Firstly, as an IMDG is a distributed system we need to make sure that all communications between processes over the network are secure. Most IMDG products provide Transport Layer Security (TLS) that encrypts this on the wire communication between cluster members. Hazelcast provides the ability to secure network traffic using TLS between cluster members, from client to cluster and finally between interconnected clusters over wide area networks.
The second layer we’ll describe as “process security”. Unlike traditional RDBMS which remain static, it is common for processes to be started and stopped frequently within a production cluster. This is how an IMDG provides elastic scalability. By adding extra processes into the running cluster we can increase the memory and computer power available. This in itself presents a stability problem and in this environment we need to ensure that rogue processes do not accidentally or deliberately join the wrong cluster. It would be potentially disastrous for a production cluster to have a process from a developers test cluster join together. This is an accidental issue, but it would be just as easy for a hacker to insert another process into the cluster and potentially read sensitive data. To prevent this we need “process security”, which usually takes the form of a mechanism that allows the cluster to check any new process joining the cluster. The check is entirely bespoke and would usually take the form of exchanging secure certificates. Hazelcast provides this feature in the form of a “SocketInterceptor” callback, within which the developer can code their security check.
With communication and process security in place, we can now start to think about how to secure the data and also how we audit data access. It is at this level of security that we need to integrate with Corporate Information Security (CIS) systems. These CIS systems usually store application security meta-data backed by data stores such as LDAP or Active Directory. It would usually be the responsibility of the CIS system to authenticate a user and then to provide a set of roles for that user against a business system. Hazelcast has the ability to integrate with CIS systems via its JAAS (Java Authentication and Authorization Service) framework. JAAS is a standard framework that can be used to authenticate and authorise a user’s session against the IMDG platform. When a client of the IMDG platform makes an initial connection attempt, Hazelcast can take authentication tokens from the client connect and pass these to the CIS system. Once authorised as a valid user, the CIS system would then return a set of roles back to Hazelcast. These roles map to a set of data structures and allowed operations within Hazelcast, for example an “admin” role may allow updates to certain trade or counter-party data whilst a “read-only” role will, as the name suggests, allow only reads.

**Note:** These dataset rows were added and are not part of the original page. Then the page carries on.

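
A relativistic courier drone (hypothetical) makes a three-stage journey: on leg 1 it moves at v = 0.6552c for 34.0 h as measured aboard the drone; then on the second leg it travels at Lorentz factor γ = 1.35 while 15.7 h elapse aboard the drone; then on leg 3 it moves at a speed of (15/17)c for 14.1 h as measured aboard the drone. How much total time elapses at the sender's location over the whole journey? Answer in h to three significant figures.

Leg 1: γ = 1/√(1 − 0.6552²) = 1/√0.5707 = 1.324; Δt_1 = 1.324 × 34.0 = 45.01 h.
Leg 2: γ = 1.35; Δt_2 = 1.350 × 15.7 = 21.20 h.
Leg 3: γ = 1/√(1 − (15/17)²) = 17/8 = 2.125; Δt_3 = 2.125 × 14.1 = 29.96 h.
Total: 45.01 + 21.20 + 29.96 h.

Δt = 96.2 h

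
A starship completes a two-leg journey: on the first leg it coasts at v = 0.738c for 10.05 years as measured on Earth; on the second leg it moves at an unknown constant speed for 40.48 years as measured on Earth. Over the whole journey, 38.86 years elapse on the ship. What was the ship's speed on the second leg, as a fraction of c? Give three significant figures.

β = 0.610

Leg 1: γ = 1/√(1 − 0.738²) = 1/√0.4554 = 1.482; τ_1 = 10.05/1.482 = 6.782 years.
Leg 2: speed unknown; τ_2 = 40.48/γ_2.
Total proper time: 6.782 + τ_2 = 38.86, so τ_2 = 38.86 − 6.782 = 32.08 years.
γ_2 = 40.48/32.08 = 1.262; β = √(1 − 1/γ²) = √0.3720.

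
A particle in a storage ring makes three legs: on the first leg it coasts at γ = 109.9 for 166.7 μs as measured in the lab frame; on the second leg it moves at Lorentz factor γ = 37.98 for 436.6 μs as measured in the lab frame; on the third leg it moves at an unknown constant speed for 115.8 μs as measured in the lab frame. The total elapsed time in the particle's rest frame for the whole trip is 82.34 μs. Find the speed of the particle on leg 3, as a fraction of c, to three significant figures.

β = 0.801

Leg 1: γ = 109.9; τ_1 = 166.7/109.9 = 1.517 μs.
Leg 2: γ = 37.98; τ_2 = 436.6/37.98 = 11.50 μs.
Leg 3: speed unknown; τ_3 = 115.8/γ_3.
Total proper time: 1.517 + 11.50 + τ_3 = 82.34, so τ_3 = 82.34 − 13.01 = 69.33 μs.
γ_3 = 115.8/69.33 = 1.670; β = √(1 − 1/γ²) = √0.6416.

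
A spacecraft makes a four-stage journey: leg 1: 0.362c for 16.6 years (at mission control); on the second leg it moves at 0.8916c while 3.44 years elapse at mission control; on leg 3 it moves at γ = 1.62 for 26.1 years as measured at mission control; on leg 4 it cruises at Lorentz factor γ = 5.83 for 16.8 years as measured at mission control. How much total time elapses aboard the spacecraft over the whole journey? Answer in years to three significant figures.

τ = 36.0 years

Leg 1: γ = 1/√(1 − 0.362²) = 1/√0.8690 = 1.073; τ_1 = 16.6/1.073 = 15.47 years.
Leg 2: γ = 1/√(1 − 0.8916²) = 1/√0.2050 = 2.208; τ_2 = 3.44/2.208 = 1.558 years.
Leg 3: γ = 1.62; τ_3 = 26.1/1.620 = 16.11 years.
Leg 4: γ = 5.83; τ_4 = 16.8/5.830 = 2.882 years.
Total: 15.47 + 1.558 + 16.11 + 2.882 years.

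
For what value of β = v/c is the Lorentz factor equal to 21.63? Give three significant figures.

β = √(1 − 1/γ²) = √(1 − 1/21.63²) = √(1 − 0.002137) = √0.9979

β = 0.999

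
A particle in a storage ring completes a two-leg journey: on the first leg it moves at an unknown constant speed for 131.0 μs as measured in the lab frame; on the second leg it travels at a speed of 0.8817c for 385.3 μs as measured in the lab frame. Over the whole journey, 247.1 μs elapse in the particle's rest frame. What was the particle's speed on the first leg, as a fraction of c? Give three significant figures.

Leg 1: speed unknown; τ_1 = 131.0/γ_1.
Leg 2: γ = 1/√(1 − 0.8817²) = 1/√0.2226 = 2.119; τ_2 = 385.3/2.119 = 181.8 μs.
Total proper time: τ_1 + 181.8 = 247.1, so τ_1 = 247.1 − 181.8 = 65.31 μs.
γ_1 = 131.0/65.31 = 2.006; β = √(1 − 1/γ²) = √0.7514.

β = 0.867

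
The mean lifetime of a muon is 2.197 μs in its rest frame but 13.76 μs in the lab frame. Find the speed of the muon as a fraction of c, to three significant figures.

γ = Δt/τ₀ = 13.76/2.197 = 6.263
β = √(1 − 1/γ²) = √(1 − 0.02549) = √0.9745

v = 0.987c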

As we can see, this check provides a security barrier against entire data structures in memory based on client membership of a role. But what if we want to allow access to just a few elements or rows of a data structure? For this we’ll need a more finely grained set of security meta-data and checks. Some, but not all IMDG products provide this entry or row level security check. Hazelcast provides a callback mechanism called a “SecurityInterceptor”. This provides the application developer with the relevant information required to make a data entry access decision. On request, the pre-authorised client credentials along with the data row requested can be verified in real time against the CIS system. The CIS system would store finer business meta-data to determine access rights to an entry. For example, using an inclusion or exclusion mask a client could be allowed access to certain counter-party entries and not others.
Finally, we are discovering an ever increasing requirement for data access audit within systems. This presents challenges to latency requirements for many systems as auditing access should not slow down general operations within the system. Hazelcast again provides a callback mechanism which allows bespoke integration, which can take the form of connections to a central audit system or at its simplest form writing out to a file system.